Later on, when I could actually lay my hands on the sales figure of the book over the years as a publisher, my doubts were cleared. He indeed made millions say ‘Hello World!’.
This is what happens when you start writing without having anything on your mind. I haven’t written anything for almost two months now. And this morning I was like itching to pick up the laptop and go sit on the terrace and scribble some gibberish. Alas! The humid weather and not a single leaf moving made me opt against it.
But here I am. Finally sitting with a blank document, struggling to write something. And then it came. Muse, of course!
Had the most beautiful fifteen day vacation in my life with all my loved ones in one place. And guess what by the end of it, Mom’s pension too got through. Nine months! The relief on her face is therapy to all of us.
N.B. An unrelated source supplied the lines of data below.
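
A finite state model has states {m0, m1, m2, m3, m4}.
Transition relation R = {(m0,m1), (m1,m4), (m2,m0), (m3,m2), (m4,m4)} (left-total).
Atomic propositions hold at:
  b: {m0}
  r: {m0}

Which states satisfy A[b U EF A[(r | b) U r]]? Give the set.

{m0, m2, m3}

Sat(r | b) = {m0}
A[(r | b) U r]: least fixpoint, start Z0 = Sat(r) = {m0}, add states in Sat(r | b) with every successor in Z. Already a fixed point.
Sat(A[(r | b) U r]) = {m0}
EF A[(r | b) U r]: least fixpoint, start Z0 = {m0}, add states with some successor in Z. Z1 = {m0, m2}; Z2 = {m0, m2, m3}; fixed.
Sat(EF A[(r | b) U r]) = {m0, m2, m3}
A[b U EF A[(r | b) U r]]: least fixpoint, start Z0 = Sat(EF A[(r | b) U r]) = {m0, m2, m3}, add states in Sat(b) with every successor in Z. Already a fixed point.
Sat(A[b U EF A[(r | b) U r]]) = {m0, m2, m3}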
Saw the pic above. That’s a regular practice in many of Kerala houses till today. Evening prayers. Reciting Namah Shivaya, Ramayana or other shlokas with elders in the family. The Nilavilakku is integral to several rituals and ceremonies in Hindu families in Kerala. As the sun rises, young girls of the family bring the lighted lamps to the verandah of the house, continued with evening prayers.
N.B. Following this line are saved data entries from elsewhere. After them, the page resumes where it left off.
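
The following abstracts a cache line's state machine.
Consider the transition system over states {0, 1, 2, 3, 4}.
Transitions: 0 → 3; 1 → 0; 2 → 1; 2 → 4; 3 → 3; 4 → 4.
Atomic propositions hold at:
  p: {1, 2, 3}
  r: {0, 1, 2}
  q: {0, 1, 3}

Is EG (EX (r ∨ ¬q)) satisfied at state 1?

Sat(¬q) = {2, 4}
Sat(r ∨ ¬q) = {0, 1, 2, 4}
Sat(EX (r ∨ ¬q)) = {s : some successor in {0, 1, 2, 4}} = {1, 2, 4}
EG (EX (r ∨ ¬q)): greatest fixpoint, start Z0 = {1, 2, 4}, keep only states in Sat with some successor in Z. Z1 = {2, 4}; fixed.
Sat(EG (EX (r ∨ ¬q))) = {2, 4}
1 ∉ Sat(EG (EX (r ∨ ¬q))) = {2, 4}, so the formula does not hold at 1.

No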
The last time I remember having this kind of evening was when both Muthachan (maternal grandfather) and Ammamma (maternal grandmother) were alive. In 1990. Ammamma, Amma or Mema (maternal aunt) would light the Nilavillakku (Nilam in the Malayalam/Tamil language means tall and vilakku means lamp), show it to the Thulasithara (the holy place in the courtyard where Basil is grown and worshipped) and the Paambum Kaavu (Abode of Snakes, is a traditional natural sacred space seen near traditional homes in Kerala) while slowly chanting Deepam, Deepam, Deepam and then put the lamp in front of the Mahalakshmi photo that was worshipped with special pooja on the first Friday of every Malayalam month. We were then made to recite Namah Shivaya. Mema would then feed us along with a story or two. Walking with her in the courtyard with just the moonlight to accompany us seems to be one of the most beautiful memories of my childhood. I was so attached to Mema that when she finally got married at the age of thirty, I created such a scene on the eve of her wedding. I was eleven then. That was not all. I bit into her husband’s hand a day after their wedding and prayed that it gets infected. I guess her wedding and subsequent change of residence meant another blow to my little heart which was already bleeding due to Dad’s foreign assignment. It felt like I lost her forever. I still love her, but that warmth has been lost somewhere in those fading lanes of my childhood.
A big thanks to Girija Aunty at the home stay for helping revive those beautiful childhood memories. By the way, she happens to be the namesake of my beloved Mema. Love you lots, Girija Mema!